Auf der re:publica hat das ZDF neben dem Elektrischen Reporter die Internet-Mitmach-Irgendwas-Serie Dina Foxx vorgestellt. Doch niemand wusste so recht, was das soll. Während Mario Sixtus den Elektrischen Reporter als seinen Schritt in die berufliche Eigenständigkeit darstellte, hielt sich auch beim danach vorgestellten Projekt der Eindruck, dies sei nicht mehr als eine Arbeitsbeschäftigungsmaßahme.

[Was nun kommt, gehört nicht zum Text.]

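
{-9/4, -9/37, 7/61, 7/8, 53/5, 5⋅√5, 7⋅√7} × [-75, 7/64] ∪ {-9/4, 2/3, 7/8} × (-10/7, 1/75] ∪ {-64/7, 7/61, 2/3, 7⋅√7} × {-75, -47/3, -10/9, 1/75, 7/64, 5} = ({-9/4, 2/3, 7/8} × (-10/7, 1/75]) ∪ ({-64/7, 7/61, 2/3, 7⋅√7} × {-75, -47/3, -10/9, 1/75, 7/64, 5}) ∪ ({-9/4, -9/37, 7/61, 7/8, 53/5, 5⋅√5, 7⋅√7} × [-75, 7/64])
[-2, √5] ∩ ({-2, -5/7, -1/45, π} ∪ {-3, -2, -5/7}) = {-2, -5/7, -1/45}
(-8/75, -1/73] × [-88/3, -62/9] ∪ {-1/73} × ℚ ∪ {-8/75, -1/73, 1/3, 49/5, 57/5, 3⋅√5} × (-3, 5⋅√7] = ({-1/73} × ℚ) ∪ ((-8/75, -1/73] × [-88/3, -62/9]) ∪ ({-8/75, -1/73, 1/3, 49/5, 57/5, 3⋅√5} × (-3, 5⋅√7])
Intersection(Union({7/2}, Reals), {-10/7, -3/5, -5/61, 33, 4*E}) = {-10/7, -3/5, -5/61, 33, 4*E}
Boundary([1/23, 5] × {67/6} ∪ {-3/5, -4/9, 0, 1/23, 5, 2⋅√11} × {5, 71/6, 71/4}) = ([1/23, 5] × {67/6}) ∪ ({-3/5, -4/9, 0, 1/23, 5, 2⋅√11} × {5, 71/6, 71/4})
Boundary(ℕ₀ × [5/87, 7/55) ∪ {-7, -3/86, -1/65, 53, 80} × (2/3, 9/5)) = (ℕ₀ × [5/87, 7/55]) ∪ ({-7, -3/86, -1/65, 53, 80} × [2/3, 9/5])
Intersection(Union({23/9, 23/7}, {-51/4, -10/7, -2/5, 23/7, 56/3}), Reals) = {-51/4, -10/7, -2/5, 23/9, 23/7, 56/3}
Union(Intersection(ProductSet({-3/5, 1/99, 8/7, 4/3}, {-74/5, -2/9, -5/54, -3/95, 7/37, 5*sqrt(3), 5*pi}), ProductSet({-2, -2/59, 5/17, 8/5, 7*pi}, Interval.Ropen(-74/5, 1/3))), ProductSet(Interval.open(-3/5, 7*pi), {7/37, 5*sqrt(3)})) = ProductSet(Interval.open(-3/5, 7*pi), {7/37, 5*sqrt(3)})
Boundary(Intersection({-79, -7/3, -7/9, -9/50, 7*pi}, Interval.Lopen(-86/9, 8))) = {-7/3, -7/9, -9/50}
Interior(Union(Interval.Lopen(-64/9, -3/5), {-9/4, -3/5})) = Interval.open(-64/9, -3/5)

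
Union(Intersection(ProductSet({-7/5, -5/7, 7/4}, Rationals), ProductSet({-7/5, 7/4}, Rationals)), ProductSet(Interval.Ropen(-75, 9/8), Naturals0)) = Union(ProductSet({-7/5, 7/4}, Rationals), ProductSet(Interval.Ropen(-75, 9/8), Naturals0))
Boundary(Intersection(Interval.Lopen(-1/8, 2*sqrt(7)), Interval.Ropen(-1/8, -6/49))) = {-1/8, -6/49}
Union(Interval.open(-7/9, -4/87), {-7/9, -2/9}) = Interval.Ropen(-7/9, -4/87)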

Gestern spielten Real Madrid und der FC Barcelona um den spanischen Pokal. Das zeigte das ZDF. Im Anschluss sollte eine 50 minütige Folge von Diana Foxx kommen, einem interaktiven Krimi, der einen Anschluss des Fernsehens ans Internet herstellen sollte. Produziert wird das innerhalb des ZDF von der dortigen Sparte des kleinen Fernsehspiels, wobei der Name wohl Programm ist: Klein und Spiel. Es ist halt bloße Unterhaltung, zu sehen irgendwann nach dem in die Verlängerung gegangenen spanischen Fußballspiels und irgendwo auf einem ungeguckten ZDF-Spartenkanal.

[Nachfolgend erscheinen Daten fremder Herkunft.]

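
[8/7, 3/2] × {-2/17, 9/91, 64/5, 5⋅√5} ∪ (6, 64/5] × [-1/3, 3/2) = ((6, 64/5] × [-1/3, 3/2)) ∪ ([8/7, 3/2] × {-2/17, 9/91, 64/5, 5⋅√5})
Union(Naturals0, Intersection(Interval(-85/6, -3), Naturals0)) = Naturals0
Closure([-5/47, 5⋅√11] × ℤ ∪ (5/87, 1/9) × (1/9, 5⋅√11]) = ([-5/47, 5⋅√11] × ℤ) ∪ ({5/87, 1/9} × [1/9, 5⋅√11]) ∪ ([5/87, 1/9] × {1/9, 5⋅√11}) ∪ ((5/87, 1/9) × (1/9, 5⋅√11])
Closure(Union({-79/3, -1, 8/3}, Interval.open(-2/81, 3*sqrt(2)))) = Union({-79/3, -1}, Interval(-2/81, 3*sqrt(2)))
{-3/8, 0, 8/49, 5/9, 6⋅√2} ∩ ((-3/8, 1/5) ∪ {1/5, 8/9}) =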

Die Zuhörerkritik des Vorstellungsrunde des ZDF war auf der re:publica Thema verfehlend bis höflich: Man wünschte dem unbegeisternden Projekt wohlwollend viel Glück, immerhin hatte da jemand Arbeit, fragte nach der Nachhaltigkeit dieser Produktion, beschwerte sich über die Absetzung der 3sat-Sendung neues und wünschte sich, dass ZDF-Beiträge länger in der Mediathek zu sehen sein sollte. Kritik daran, dass hier ein überflüssiges Programm produziert wird, dass selbst im eigenen Haus nur zur nachmitternächtlichen Versendung taugt: Fehlanzeige.

Nun kann man vielleicht einwenden, dass es sich bei diesem Projekt eben um ein Kunstprojekt handelt, dass eben aus einer kleinen Nische kommt und nur bestimmte Personen in ihrem Kunstempfingen ansprechen soll. Aber gerade als Kunstprojekt ist es durchgefallen: Das Testpublikum der re:publica zeigte sich weder am eigentlichen Film noch an der gewollten Verbindung zu Internettechniken interessiert. Der Grund ist einleuchtend: Internettechniken sind Kommunikationskanäle von Empfängern, die auch jederzeit Sender sind. Das ZDF-Projekt positioniert sich aber eben nur als Sender und ist als Empfänger nicht rezipierbar vorhanden. Quasi das Fernseh-Leserpost-Prinzip.

Aber vielleicht sollte man so die Öffentlich-Rechtlichen verstehen: Bestehendes wird lediglich adaptiert und wiedergekäut. So kann man den Begriff re:publica schließlich auch verstehen. Bloß nichts neues.